US Economy Expected to Underperform in Q4
Market Anticipates Monetary Policy Shift Between May and July Next Year
Meritz Securities analyzed that the US economy is expected to be sluggish in the fourth quarter of this year, and there is a high possibility of a decline in US bond yields. This is because as the recession becomes more visible, expectations are growing that the US tightening stance will end by the second quarter of next year. It was also explained that the yield on government bonds is strongly linked to US Treasury yields and that there are no significant internal upward pressure factors.
On the 16th, Yoon Yeo-sam, a researcher at Meritz Securities, stated, "Currently, the timing for the shift in monetary policy in both the US and domestic markets is likely to be between May and July, increasing the probability of returning to the interest rate range explored in the first half of this year during the first half of next year."
He added, "Although the short-term sharp drop in interest rates has reduced price merit, it is necessary to maintain bond buying from the perspective of 'protecting interest income' starting now."
The 10-year US Treasury yield, which approached 5% at the end of October, dropped to around 4.4% following the November Federal Open Market Committee (FOMC) meeting as a turning point. The entry of long-term US yields into the 5% range raised concerns about impacts on the real estate and low-credit bond markets, and the confirmation of multiple weak economic indicators (ISM, employment, inflation, consumption) increased downward pressure on yields.
In particular, the October US Consumer Price Index (CPI), which fell short of expectations, significantly contributed to stabilizing the bond market. Researcher Yoon said, "Energy (gasoline) price stability contributed the most, but underlying this was the role of housing costs in lowering core inflation to a lower-than-expected 0.2%." He forecasted, "Although core inflation decline will pause in the fourth quarter due to base effects, the core inflation stabilization trend will be maintained based on falling rents."
Market attention is expected to focus on reviewing the minutes of the November FOMC meeting (on the 22nd).
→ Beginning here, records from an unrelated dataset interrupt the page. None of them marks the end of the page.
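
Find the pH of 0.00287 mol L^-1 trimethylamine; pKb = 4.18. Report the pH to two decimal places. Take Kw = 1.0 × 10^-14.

pH = 10.61

(CH3)3N + H2O ⇌ (CH3)3NH+ + OH-
Kb = 10^(−4.18) = 6.61 × 10^-5
From the ICE table, Kb = x²/(0.00287 − x) = 6.61 × 10^-5.
The 5% rule fails; solving x² + Kb·x − Kb·C₀ = 0 exactly:
x = (−Kb + √(Kb² + 4·Kb·C₀))/2 = 4.04 × 10^-4 M
pOH = 3.39, so pH = 14.00 − pOH = 10.61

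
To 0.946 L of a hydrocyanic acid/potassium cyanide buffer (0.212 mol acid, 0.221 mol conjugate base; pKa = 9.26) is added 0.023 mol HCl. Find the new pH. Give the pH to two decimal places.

pH = 9.19

After neutralization: n(HCN) = 0.235 mol, n(CN-) = 0.198 mol.
pH = pKa + log([A⁻]/[HA]) = 9.26 + log(0.198/0.235) = 9.26 -0.074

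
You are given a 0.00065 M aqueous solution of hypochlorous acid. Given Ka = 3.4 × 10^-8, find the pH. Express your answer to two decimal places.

HOCl ⇌ OCl- + H+
Ka = [H+]²/(0.00065 − [H+]) = 3.4 × 10^-8
Since Ka ≪ C₀, [H+] ≈ √(Ka·C₀) = 4.70 × 10^-6 M.
([H+]/C₀ = 0.72% < 5%, so the approximation holds.)
pH = −log(4.70 × 10^-6) = 5.33

pH = 5.33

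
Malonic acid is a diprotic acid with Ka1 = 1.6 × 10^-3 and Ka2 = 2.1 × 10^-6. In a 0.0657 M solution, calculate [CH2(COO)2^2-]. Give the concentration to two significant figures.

First ionization gives [H+] ≈ [CH2(COOH)COO-] = 9.48 × 10^-3 M.
Second step: Ka2 = [H+][CH2(COO)2^2-]/[CH2(COOH)COO-] ≈ [CH2(COO)2^2-] (since [H+] ≈ [CH2(COOH)COO-]).
So [CH2(COO)2^2-] ≈ Ka2.

2.1 × 10^-6 M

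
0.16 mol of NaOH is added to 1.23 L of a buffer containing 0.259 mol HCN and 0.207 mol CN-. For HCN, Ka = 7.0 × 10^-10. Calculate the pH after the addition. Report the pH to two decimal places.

pH = 9.72

After neutralization: n(HCN) = 0.099 mol, n(CN-) = 0.367 mol.
pKa = −log(7.0 × 10^-10) = 9.155
pH = pKa + log(n_CN-/n_HCN) = 9.155 + log(0.367/0.099) = 9.155 + (+0.569)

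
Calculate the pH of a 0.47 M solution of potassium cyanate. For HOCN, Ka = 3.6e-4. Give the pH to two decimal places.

OCN- is the conjugate base of the weak acid HOCN.
Kb = Kw/Ka = 1.0×10^-14 / 3.6 × 10^-4 = 2.78 × 10^-11
From the ICE table, Kb = [OH-]²/(0.47 − [OH-]) = 2.78 × 10^-11.
Assume [OH-] ≪ 0.47: [OH-] ≈ √(2.78 × 10^-11 × 0.47) = 3.61 × 10^-6 M
Check: 0.00077% ionized — well under 5%, approximation valid.
pOH = −log(3.61 × 10^-6) = 5.44; pH = 14.00 − 5.44 = 8.56

pH = 8.56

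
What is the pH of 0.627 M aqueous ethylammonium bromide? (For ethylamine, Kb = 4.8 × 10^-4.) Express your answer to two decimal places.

pH = 5.44

C2H5NH3+ is the conjugate acid of the weak base C2H5NH2.
Ka = Kw/Kb = 1.0×10^-14 / 4.8 × 10^-4 = 2.08 × 10^-11
Let x = [H+] at equilibrium. Ka = x²/(0.627 − x).
Since Ka ≪ C₀, x ≈ √(Ka·C₀) = 3.61 × 10^-6 M.
(x/C₀ = 0.00058% < 5%, so the approximation holds.)
pH = −log[H+] = −log(3.61 × 10^-6) = 5.44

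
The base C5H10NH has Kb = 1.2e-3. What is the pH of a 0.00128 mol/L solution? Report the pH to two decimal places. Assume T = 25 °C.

pH = 10.89

C5H10NH + H2O ⇌ C5H10NH2+ + OH-
Let x = [OH-] at equilibrium. Kb = x²/(0.00128 − x).
The 5% rule fails; solving x² + Kb·x − Kb·C₀ = 0 exactly:
x = (−Kb + √(Kb² + 4·Kb·C₀))/2 = 7.77 × 10^-4 M
pOH = 3.11, so pH = 14.00 − pOH = 10.89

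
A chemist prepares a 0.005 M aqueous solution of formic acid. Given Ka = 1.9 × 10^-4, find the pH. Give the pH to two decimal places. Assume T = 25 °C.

HCOOH ⇌ HCOO- + H+
From the ICE table, Ka = x²/(0.005 − x) = 1.9 × 10^-4.
Here C₀/Ka ≈ 26.3, so the small-x approximation fails. Use the quadratic:
x = (−Ka + √(Ka² + 4·Ka·C₀))/2 = 8.84 × 10^-4 M
pH = −log(8.84 × 10^-4) = 3.05

pH = 3.05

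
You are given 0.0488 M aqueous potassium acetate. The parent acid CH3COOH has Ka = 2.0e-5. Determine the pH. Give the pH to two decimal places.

CH3COO- is the conjugate base of the weak acid CH3COOH.
Kb = Kw/Ka = 1.0×10^-14 / 2.0 × 10^-5 = 5.00 × 10^-10
Kb = x²/(0.0488 − x) = 5.00 × 10^-10
Since Kb ≪ C₀, x ≈ √(Kb·C₀) = 4.94 × 10^-6 M.
(x/C₀ = 0.01% < 5%, so the approximation holds.)
pOH = 5.31, so pH = 14.00 − pOH = 8.69

pH = 8.69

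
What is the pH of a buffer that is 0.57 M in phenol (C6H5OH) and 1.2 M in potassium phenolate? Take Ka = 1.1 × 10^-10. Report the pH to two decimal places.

pKa = −log(1.1 × 10^-10) = 9.959
Henderson–Hasselbalch: pH = pKa + log([C6H5O-]/[C6H5OH]) = 9.959 + log(1.2/0.57)
pH = 9.959 + (+0.323) = 10.28

pH = 10.28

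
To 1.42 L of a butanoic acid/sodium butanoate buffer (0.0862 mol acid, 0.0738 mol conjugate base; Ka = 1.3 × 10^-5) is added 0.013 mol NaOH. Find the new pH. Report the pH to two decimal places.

pH = 4.96

OH- converts CH3(CH2)2COOH to CH3(CH2)2COO-: CH3(CH2)2COOH → 0.0732 mol, CH3(CH2)2COO- → 0.0868 mol.
pKa = −log(1.3 × 10^-5) = 4.886
pH = pKa + log(n_CH3(CH2)2COO-/n_CH3(CH2)2COOH) = 4.886 + log(0.0868/0.0732) = 4.886 + (+0.074)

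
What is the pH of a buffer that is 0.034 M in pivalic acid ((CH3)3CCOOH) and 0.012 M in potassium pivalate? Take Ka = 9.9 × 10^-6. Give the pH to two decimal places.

pKa = −log(9.9 × 10^-6) = 5.004
pH = pKa + log([A⁻]/[HA]) = 5.004 + log(0.012/0.034)
pH = 5.004 + (-0.452) = 4.55

pH = 4.55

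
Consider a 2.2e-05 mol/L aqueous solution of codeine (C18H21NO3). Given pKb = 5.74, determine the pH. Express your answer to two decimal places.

C18H21NO3 + H2O ⇌ C18H22NO3+ + OH-
Kb = 10^(−5.74) = 1.82 × 10^-6
Let x = [OH-] at equilibrium. Kb = x²/(2.2e-05 − x).
The 5% rule fails; solving x² + Kb·x − Kb·C₀ = 0 exactly:
x = (−Kb + √(Kb² + 4·Kb·C₀))/2 = 5.48 × 10^-6 M
pOH = 5.26, so pH = 14.00 − pOH = 8.74

pH = 8.74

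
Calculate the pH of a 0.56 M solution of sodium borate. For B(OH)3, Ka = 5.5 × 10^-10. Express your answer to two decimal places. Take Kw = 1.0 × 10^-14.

pH = 11.50

B(OH)4- is the conjugate base of the weak acid B(OH)3.
Kb = Kw/Ka = 1.0×10^-14 / 5.5 × 10^-10 = 1.82 × 10^-5
From the ICE table, Kb = [OH-]²/(0.56 − [OH-]) = 1.82 × 10^-5.
Since Kb ≪ C₀, [OH-] ≈ √(Kb·C₀) = 3.19 × 10^-3 M.
pOH = 2.50, so pH = 14.00 − pOH = 11.50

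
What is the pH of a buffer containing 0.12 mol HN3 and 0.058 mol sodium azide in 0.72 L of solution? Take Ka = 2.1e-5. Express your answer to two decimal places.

pH = 4.36

pKa = −log(2.1 × 10^-5) = 4.678
Henderson–Hasselbalch: pH = pKa + log([N3-]/[HN3]) = 4.678 + log(0.058/0.12)
pH = 4.678 + (-0.316) = 4.36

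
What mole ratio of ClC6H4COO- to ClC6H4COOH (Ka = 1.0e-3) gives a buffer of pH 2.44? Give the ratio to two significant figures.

pKa = -log(1.0 × 10^-3) = 3.000
pH = pKa + log(r) ⇒ log(r) = 2.44 − 3.000 = -0.560
r = [ClC6H4COO-]/[ClC6H4COOH] = 10^(-0.560) = 0.275

ratio = 0.28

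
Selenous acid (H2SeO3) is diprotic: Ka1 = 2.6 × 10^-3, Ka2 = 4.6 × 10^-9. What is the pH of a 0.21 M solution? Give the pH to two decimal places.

Since Ka1 ≫ Ka2, the first ionization dominates [H+].
Ka1 = x²/(0.21 − x) = 2.6 × 10^-3
Solving the quadratic: x = (−Ka1 + √(Ka1² + 4·Ka1·C₀))/2 = 2.21 × 10^-2 M
pH = −log(2.21 × 10^-2) = 1.66

pH = 1.66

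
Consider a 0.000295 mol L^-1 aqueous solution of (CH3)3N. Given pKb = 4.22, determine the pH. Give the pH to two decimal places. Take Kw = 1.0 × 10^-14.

(CH3)3N + H2O ⇌ (CH3)3NH+ + OH-
Kb = 10^(−4.22) = 6.03 × 10^-5
Kb = x²/(0.000295 − x) = 6.03 × 10^-5
The 5% rule fails; solving x² + Kb·x − Kb·C₀ = 0 exactly:
x = [−6.03e-05 + √(6.03e-05² + 7.12e-08)]/2 = 1.07 × 10^-4 M
pOH = 3.97, so pH = 14.00 − pOH = 10.03

pH = 10.03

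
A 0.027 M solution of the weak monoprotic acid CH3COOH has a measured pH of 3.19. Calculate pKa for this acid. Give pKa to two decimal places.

[H+] = 10^(-3.19) = 6.46 × 10^-4 M
At equilibrium [HA] = 0.027 − 6.46 × 10^-4 = 2.64 × 10^-2 M
Ka = [H+][A-]/[HA] = (6.46 × 10^-4)² / 2.64 × 10^-2 = 1.58 × 10^-5
pKa = -log(1.58 × 10^-5) = 4.80

pKa = 4.80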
Researcher Yoon noted, "Interest lies in what discussions took place among committee members regarding Chairman Powell's comment that 'the rise in long-term yields was not something we intended.'" He added, "While there is caution against interpreting the recent decline in long-term yields as financial easing, the market is reflecting expectations that rates might be lowered starting May next year."
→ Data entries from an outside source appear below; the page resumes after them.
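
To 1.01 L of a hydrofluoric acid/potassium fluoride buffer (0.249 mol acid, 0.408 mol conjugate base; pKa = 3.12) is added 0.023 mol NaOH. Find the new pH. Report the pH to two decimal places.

pH = 3.40

After neutralization: n(HF) = 0.226 mol, n(F-) = 0.431 mol.
Henderson–Hasselbalch with mole ratio 0.431/0.226: pH = 3.12 + (+0.280)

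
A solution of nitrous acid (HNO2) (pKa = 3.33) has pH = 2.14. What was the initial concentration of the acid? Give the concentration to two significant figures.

[H+] = 10^(-2.14) = 7.24 × 10^-3 M = x
Ka = 10^(−3.33) = 4.68 × 10^-4
Ka = x²/(C₀ − x) ⇒ C₀ = x + x²/Ka
C₀ = 7.24 × 10^-3 + (7.24 × 10^-3)²/(4.68 × 10^-4) = 1.19 × 10^-1 M

C₀ = 1.2 × 10^-1 M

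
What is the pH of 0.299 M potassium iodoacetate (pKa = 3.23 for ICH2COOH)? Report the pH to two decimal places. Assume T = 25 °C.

pH = 8.35

ICH2COO- is the conjugate base of the weak acid ICH2COOH.
Ka = 10^(−3.23) = 5.89 × 10^-4
Kb = Kw/Ka = 1.0×10^-14 / 5.89 × 10^-4 = 1.70 × 10^-11
From the ICE table, Kb = [OH-]²/(0.299 − [OH-]) = 1.70 × 10^-11.
Since Kb ≪ C₀, [OH-] ≈ √(Kb·C₀) = 2.25 × 10^-6 M.
Check: 0.00075% ionized — well under 5%, approximation valid.
pOH = −log(2.25 × 10^-6) = 5.65; pH = 14.00 − 5.65 = 8.35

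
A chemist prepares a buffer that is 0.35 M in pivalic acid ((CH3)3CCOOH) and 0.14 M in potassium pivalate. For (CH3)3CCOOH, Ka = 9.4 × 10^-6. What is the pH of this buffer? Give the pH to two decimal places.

pKa = −log(9.4 × 10^-6) = 5.027
Using pH = pKa + log([base]/[acid]) with [base]/[acid] = 0.14/0.35:
pH = 5.027 + (-0.398) = 4.63

pH = 4.63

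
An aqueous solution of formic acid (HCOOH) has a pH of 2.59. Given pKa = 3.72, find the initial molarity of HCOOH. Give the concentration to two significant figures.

[H+] = 10^(-2.59) = 2.57 × 10^-3 M = x
Ka = 10^(−3.72) = 1.91 × 10^-4
Ka = x²/(C₀ − x) ⇒ C₀ = x + x²/Ka
C₀ = 2.57 × 10^-3 + (2.57 × 10^-3)²/(1.91 × 10^-4) = 3.72 × 10^-2 M

C₀ = 3.7 × 10^-2 M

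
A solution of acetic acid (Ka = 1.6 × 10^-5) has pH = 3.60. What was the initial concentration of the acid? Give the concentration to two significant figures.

[H+] = 10^(-3.60) = 2.51 × 10^-4 M = x
Ka = x²/(C₀ − x) ⇒ C₀ = x + x²/Ka
C₀ = 2.51 × 10^-4 + (2.51 × 10^-4)²/(1.6 × 10^-5) = 4.19 × 10^-3 M

C₀ = 4.2 × 10^-3 M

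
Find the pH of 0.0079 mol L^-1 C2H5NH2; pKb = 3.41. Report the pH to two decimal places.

pH = 11.20

C2H5NH2 + H2O ⇌ C2H5NH3+ + OH-
Kb = 10^(−3.41) = 3.89 × 10^-4
Let x = [OH-] at equilibrium. Kb = x²/(0.0079 − x).
The 5% rule fails; solving x² + Kb·x − Kb·C₀ = 0 exactly:
x = (−Kb + √(Kb² + 4·Kb·C₀))/2 = 1.57 × 10^-3 M
pOH = 2.80, so pH = 14.00 − pOH = 11.20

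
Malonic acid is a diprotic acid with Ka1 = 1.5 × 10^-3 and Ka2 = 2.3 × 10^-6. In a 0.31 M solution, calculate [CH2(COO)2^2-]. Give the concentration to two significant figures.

2.3 × 10^-6 M

First ionization gives [H+] ≈ [CH2(COOH)COO-] = 2.08 × 10^-2 M.
Second step: Ka2 = [H+][CH2(COO)2^2-]/[CH2(COOH)COO-] ≈ [CH2(COO)2^2-] (since [H+] ≈ [CH2(COOH)COO-]).
So [CH2(COO)2^2-] ≈ Ka2.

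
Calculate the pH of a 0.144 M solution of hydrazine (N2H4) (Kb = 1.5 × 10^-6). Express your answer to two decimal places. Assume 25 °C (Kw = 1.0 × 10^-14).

pH = 10.67

N2H4 + H2O ⇌ N2H5+ + OH-
From the ICE table, Kb = x²/(0.144 − x) = 1.5 × 10^-6.
Since Kb ≪ C₀, x ≈ √(Kb·C₀) = 4.65 × 10^-4 M.
(x/C₀ = 0.32% < 5%, so the approximation holds.)
pOH = −log(4.65 × 10^-4) = 3.33; pH = 14.00 − 3.33 = 10.67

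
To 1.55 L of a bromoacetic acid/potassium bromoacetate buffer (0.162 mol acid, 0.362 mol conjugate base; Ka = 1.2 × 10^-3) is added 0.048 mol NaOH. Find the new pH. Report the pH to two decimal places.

OH- converts BrCH2COOH to BrCH2COO-: BrCH2COOH → 0.114 mol, BrCH2COO- → 0.41 mol.
pKa = −log(1.2 × 10^-3) = 2.921
Henderson–Hasselbalch with mole ratio 0.41/0.114: pH = 2.921 + (+0.556)

pH = 3.48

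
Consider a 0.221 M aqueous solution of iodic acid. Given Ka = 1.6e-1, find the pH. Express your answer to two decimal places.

HIO3 ⇌ IO3- + H+
Let x = [H+] at equilibrium. Ka = x²/(0.221 − x).
x is not negligible relative to C₀; solve x² + 0.16·x − 0.0354 = 0.
x = (−Ka + √(Ka² + 4·Ka·C₀))/2 = 1.24 × 10^-1 M
pH = −log[H+] = −log(1.24 × 10^-1) = 0.91

pH = 0.91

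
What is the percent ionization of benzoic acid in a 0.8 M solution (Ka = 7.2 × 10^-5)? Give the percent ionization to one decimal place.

0.9%

C6H5COOH ⇌ C6H5COO- + H+; let x = [H+] at equilibrium.
x ≈ √(Ka·C₀) = √(7.2 × 10^-5 × 0.8) = 7.59 × 10^-3 M
% ionization = x/C₀ × 100% = 7.59 × 10^-3/0.8 × 100% = 0.9%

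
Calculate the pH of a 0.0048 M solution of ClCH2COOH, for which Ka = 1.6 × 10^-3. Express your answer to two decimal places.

pH = 2.68

ClCH2COOH ⇌ ClCH2COO- + H+
From the ICE table, Ka = [H+]²/(0.0048 − [H+]) = 1.6 × 10^-3.
[H+] is not negligible relative to C₀; solve [H+]² + 0.0016·[H+] − 7.68e-06 = 0.
[H+] = (−Ka + √(Ka² + 4·Ka·C₀))/2 = 2.08 × 10^-3 M
pH = −log(2.08 × 10^-3) = 2.68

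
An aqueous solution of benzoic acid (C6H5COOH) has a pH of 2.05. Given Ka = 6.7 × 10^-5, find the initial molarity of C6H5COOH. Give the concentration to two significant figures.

[H+] = 10^(-2.05) = 8.91 × 10^-3 M = x
Ka = x²/(C₀ − x) ⇒ C₀ = x + x²/Ka
C₀ = 8.91 × 10^-3 + (8.91 × 10^-3)²/(6.7 × 10^-5) = 1.19 M

C₀ = 1.2 M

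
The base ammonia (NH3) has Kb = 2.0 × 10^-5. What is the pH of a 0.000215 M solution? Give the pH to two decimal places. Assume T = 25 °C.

NH3 + H2O ⇌ NH4+ + OH-
Let x = [OH-] at equilibrium. Kb = x²/(0.000215 − x).
The 5% rule fails; solving x² + Kb·x − Kb·C₀ = 0 exactly:
x = [−2e-05 + √(2e-05² + 1.72e-08)]/2 = 5.63 × 10^-5 M
pOH = 4.25, so pH = 14.00 − pOH = 9.75

pH = 9.75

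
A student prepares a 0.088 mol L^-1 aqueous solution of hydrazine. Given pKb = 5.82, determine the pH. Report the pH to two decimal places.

pH = 10.56

N2H4 + H2O ⇌ N2H5+ + OH-
Kb = 10^(−5.82) = 1.51 × 10^-6
Kb = [OH-]²/(0.088 − [OH-]) = 1.51 × 10^-6
Since Kb ≪ C₀, [OH-] ≈ √(Kb·C₀) = 3.65 × 10^-4 M.
Check: 0.41% ionized — well under 5%, approximation valid.
pOH = 3.44, so pH = 14.00 − pOH = 10.56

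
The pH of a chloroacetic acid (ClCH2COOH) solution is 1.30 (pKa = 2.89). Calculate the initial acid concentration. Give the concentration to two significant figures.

[H+] = 10^(-1.30) = 5.01 × 10^-2 M = x
Ka = 10^(−2.89) = 1.29 × 10^-3
Ka = x²/(C₀ − x) ⇒ C₀ = x + x²/Ka
C₀ = 5.01 × 10^-2 + (5.01 × 10^-2)²/(1.29 × 10^-3) = 2.00 M

C₀ = 2.0 M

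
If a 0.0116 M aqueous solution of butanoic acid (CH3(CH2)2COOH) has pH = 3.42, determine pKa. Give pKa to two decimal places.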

Government bond yields fell in tandem with the 10-year US Treasury yield dropping to the 4.4% range. The key point is that yields rose only half as much when increasing but fell by the same magnitude when declining. Researcher Yoon evaluated, "Considering that factors driving rate increases such as the economy, monetary policy, and supply-demand were less significant compared to the US, it is reasonable that current market yields have returned to the levels seen at the beginning of the year."
Researcher Yoon predicted that the Bank of Korea's hawkish stance will be maintained. This is based on the judgment that long-term yields have recently fallen faster than expected and that inflation forecasts are likely to be higher than in August due to burdens from energy, agricultural products, and public utility charges.
He explained, "The spread of long-term corporate bonds and short-term bank bonds, centered on high-quality bonds that were unpopular recently, has narrowed rapidly. However, the differentiation of lower-rated bonds due to the possibility of PF-related events is a point that needs to be monitored."